Querida juventude
por Bruno CarmeloA mídia francesa costuma dizer que Michel Gondry é o “mais americano dos cineastas franceses” (depois de Luc Besson, é claro) por construir obras sobre pessoas fracassadas e sonhadoras, nos moldes produzidos à exaustão pelo cinema independente dos Estados Unidos. O diretor utiliza a linguagem cinematográfica de modo romântico e invariavelmente otimista, ora enveredando pelo excesso de efeitos e truques (A Espuma dos Dias), ora se deleitando com um generoso humanismo, caso de Micróbio e Gasolina.
O curioso título faz referência à dupla de protagonistas: Micróbio é o apelido de Daniel (Ange Dargent), por ser pequeno demais, e Gasolina é o apelido de Théo (Théophile Baquet), jovem que ajuda seu pai com peças mecânicas e sempre cheira a combustível. Por razões diferentes, eles são excluídos do grupo dos jovens populares na escola: Daniel é tímido e desajeitado, Théo soa extravagante. Assim, acabam se unindo. A fórmula da união dos marginais é conhecida, mas ao invés de reforçar o não pertencimento às normas da sociedade, a comédia prefere oferecer aos protagonistas um mundo só para deles - outra especialidade de Gondry.
No caso, os dois decidem construir uma pequena casa sobre rodas e viajar até o centro da França (local conhecido como pouco atraente, de raras opções turísticas) para reencontrar um antigo acampamento da infância. Mesmo na pré-adolescência, os protagonistas já são nostálgicos em relação ao passado. O diretor, paralelamente, mantém sua paixão pelas criações analógicas, desde a própria casa sobre rodas ao desprezo em relação aos smartphones e à tecnologia moderna em geral. Tudo que remete às “novas gerações” (o punk, o selfie) é ridicularizado no filme.

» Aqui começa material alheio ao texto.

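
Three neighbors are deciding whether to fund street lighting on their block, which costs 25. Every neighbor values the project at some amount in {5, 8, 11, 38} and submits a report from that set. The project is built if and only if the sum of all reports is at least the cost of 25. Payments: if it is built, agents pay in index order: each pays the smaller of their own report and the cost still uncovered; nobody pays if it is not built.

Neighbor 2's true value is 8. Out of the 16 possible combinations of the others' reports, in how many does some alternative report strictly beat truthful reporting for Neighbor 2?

4

Others report (5, 38): truth gives 0; report 5 gives 3 > 0. Violating.
Others report (8, 38): truth gives 0; report 5 gives 3 > 0. Violating.
Others report (11, 11): truth gives 0; report 5 gives 3 > 0. Violating.
Others report (11, 38): truth gives 0; report 5 gives 3 > 0. Violating.
Others report (5, 5): truth gives 0; no alternative beats it.
Others report (5, 8): truth gives 0; no alternative beats it.
(Checking all 16 profiles: 4 have a profitable deviation, 12 do not.)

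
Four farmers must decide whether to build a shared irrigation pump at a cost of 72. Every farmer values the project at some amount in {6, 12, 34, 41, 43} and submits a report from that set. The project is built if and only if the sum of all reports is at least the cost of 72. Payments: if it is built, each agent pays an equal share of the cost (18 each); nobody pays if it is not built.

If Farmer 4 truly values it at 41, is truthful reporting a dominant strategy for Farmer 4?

No

Consider the case where Farmer 1 reports 6, Farmer 2 reports 12 and Farmer 3 reports 12.
Truthful report 41: project not built, utility 0.
Report 43 instead: project built, pays 18, utility 41 - 18 = 23.
Since 23 > 0, reporting 43 is strictly better here, so truthful reporting is not dominant.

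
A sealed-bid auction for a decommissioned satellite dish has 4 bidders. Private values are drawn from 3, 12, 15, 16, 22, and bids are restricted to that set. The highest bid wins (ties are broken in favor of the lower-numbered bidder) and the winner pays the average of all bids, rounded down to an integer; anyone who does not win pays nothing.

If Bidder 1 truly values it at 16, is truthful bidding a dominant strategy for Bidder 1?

Consider the case where Bidder 2 bids 3, Bidder 3 bids 3 and Bidder 4 bids 3.
Truthful bid 16: wins, pays 6, utility 16 - 6 = 10.
Bid 3 instead: wins, pays 3, utility 16 - 3 = 13.
Since 13 > 10, bidding 3 is strictly better here, so truthful bidding is not dominant.

No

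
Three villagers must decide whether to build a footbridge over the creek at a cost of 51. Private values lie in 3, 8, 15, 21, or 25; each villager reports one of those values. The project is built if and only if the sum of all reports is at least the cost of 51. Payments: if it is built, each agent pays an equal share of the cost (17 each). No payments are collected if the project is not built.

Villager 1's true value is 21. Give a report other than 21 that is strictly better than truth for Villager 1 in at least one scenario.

Suppose Villager 2 reports 3 and Villager 3 reports 25.
Report 21: project not built, utility 0.
Report 25: project built, pays 17, utility 21 - 17 = 4.
So reporting 25 beats truth here (4 > 0).

25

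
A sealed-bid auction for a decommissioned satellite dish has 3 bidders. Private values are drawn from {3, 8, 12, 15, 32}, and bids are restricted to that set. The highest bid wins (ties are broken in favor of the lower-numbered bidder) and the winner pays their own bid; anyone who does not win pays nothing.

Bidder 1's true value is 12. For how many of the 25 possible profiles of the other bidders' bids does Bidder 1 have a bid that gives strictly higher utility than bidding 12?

Others bid (3, 3): truth gives 0; bid 3 gives 9 > 0. Violating.
Others bid (3, 8): truth gives 0; bid 8 gives 4 > 0. Violating.
Others bid (8, 3): truth gives 0; bid 8 gives 4 > 0. Violating.
Others bid (8, 8): truth gives 0; bid 8 gives 4 > 0. Violating.
Others bid (3, 12): truth gives 0; no alternative beats it.
Others bid (3, 15): truth gives 0; no alternative beats it.
(Checking all 25 profiles: 4 have a profitable deviation, 21 do not.)

4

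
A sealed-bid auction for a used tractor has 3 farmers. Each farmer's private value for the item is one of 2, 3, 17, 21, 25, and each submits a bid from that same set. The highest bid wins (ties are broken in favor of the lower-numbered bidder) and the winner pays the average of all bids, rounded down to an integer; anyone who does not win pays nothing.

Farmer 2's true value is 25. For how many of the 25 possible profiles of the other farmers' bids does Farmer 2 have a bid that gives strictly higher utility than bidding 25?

12

Others bid (2, 2): truth gives 16; bid 3 gives 23 > 16. Violating.
Others bid (2, 3): truth gives 15; bid 3 gives 23 > 15. Violating.
Others bid (2, 17): truth gives 11; bid 17 gives 13 > 11. Violating.
Others bid (2, 21): truth gives 9; bid 21 gives 11 > 9. Violating.
Others bid (2, 25): truth gives 8; no alternative beats it.
Others bid (3, 25): truth gives 8; no alternative beats it.
(Checking all 25 profiles: 12 have a profitable deviation, 13 do not.)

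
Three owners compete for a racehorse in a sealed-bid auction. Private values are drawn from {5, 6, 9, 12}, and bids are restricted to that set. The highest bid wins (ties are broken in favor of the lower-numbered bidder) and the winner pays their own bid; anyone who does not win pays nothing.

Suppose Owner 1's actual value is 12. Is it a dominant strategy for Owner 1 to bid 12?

No

Consider the case where Owner 2 bids 5 and Owner 3 bids 5.
Truthful bid 12: wins, pays 12, utility 12 - 12 = 0.
Bid 5 instead: wins, pays 5, utility 12 - 5 = 7.
Since 7 > 0, bidding 5 is strictly better here, so truthful bidding is not dominant.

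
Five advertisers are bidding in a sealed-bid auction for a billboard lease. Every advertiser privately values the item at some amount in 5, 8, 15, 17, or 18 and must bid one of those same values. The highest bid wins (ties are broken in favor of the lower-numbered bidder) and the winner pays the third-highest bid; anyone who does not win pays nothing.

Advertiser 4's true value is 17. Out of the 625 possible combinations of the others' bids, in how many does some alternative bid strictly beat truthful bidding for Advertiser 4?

108

Others bid (5, 5, 5, 18): truth gives 0; bid 18 gives 12 > 0. Violating.
Others bid (5, 5, 8, 18): truth gives 0; bid 18 gives 9 > 0. Violating.
Others bid (5, 5, 15, 18): truth gives 0; bid 18 gives 2 > 0. Violating.
Others bid (5, 5, 17, 5): truth gives 0; bid 18 gives 12 > 0. Violating.
Others bid (5, 5, 5, 5): truth gives 12; no alternative beats it.
Others bid (5, 5, 5, 8): truth gives 12; no alternative beats it.
(Checking all 625 profiles: 108 have a profitable deviation, 517 do not.)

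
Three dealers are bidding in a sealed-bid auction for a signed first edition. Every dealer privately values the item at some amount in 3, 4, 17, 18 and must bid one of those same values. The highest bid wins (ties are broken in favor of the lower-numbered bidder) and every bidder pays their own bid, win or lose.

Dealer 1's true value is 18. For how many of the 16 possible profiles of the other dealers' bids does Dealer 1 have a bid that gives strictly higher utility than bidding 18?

Others bid (3, 3): truth gives 0; bid 3 gives 15 > 0. Violating.
Others bid (3, 4): truth gives 0; bid 4 gives 14 > 0. Violating.
Others bid (3, 17): truth gives 0; bid 17 gives 1 > 0. Violating.
Others bid (4, 3): truth gives 0; bid 4 gives 14 > 0. Violating.
Others bid (3, 18): truth gives 0; no alternative beats it.
Others bid (4, 18): truth gives 0; no alternative beats it.
(Checking all 16 profiles: 9 have a profitable deviation, 7 do not.)

9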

O sucesso deste projeto deve-se muito aos ótimos personagens e atores. Gondry encontrou dois jovens atores inexperientes, mas muito confortáveis diante da câmera. Esta presença realista é ajudada pelos excelentes diálogos filosóficos sobre a juventude, que parecem verossímeis vindos de dois garotos inteligentes, com senso de autoironia. As conversas entre Daniel e Théo são deliciosas, mas nunca jocosas: o filme possui evidente respeito e afeto por estas duas figuras.
Micróbio e Gasolina consegue se colocar no ponto de vista dos adolescentes no que diz respeito ao estranhamento das obrigações, das regras e do mundo adulto - frio demais, no caso da família de Théo, e incompreensivo demais, na família de Daniel, com destaque à doçura de Audrey Tautou no papel da mãe. O road movie é o gênero perfeito para expressar a busca de liberdade, a dócil rebeldia destes dois jovens em plena viagem de autodescoberta.
Por fim, Gondry evita pesar a mão nos personagens e nos acontecimentos, mas também não foge do peso das responsabilidades. A iluminação natural, os diálogos verossímeis e a câmera sempre próxima aos personagens criam a atmosfera de intimidade e companheirismo. A belíssima cena final - mistura perfeita de realidade e imaginação - comprova o talento do diretor no retrato carinhoso das diferenças e da juventude. Micróbio e Gasolina é uma obra solar, divertida, que embute em sua fantasia uma crônica complexa sobre o amadurecimento.
Filme visto no Festival do Rio, em outubro de 2015.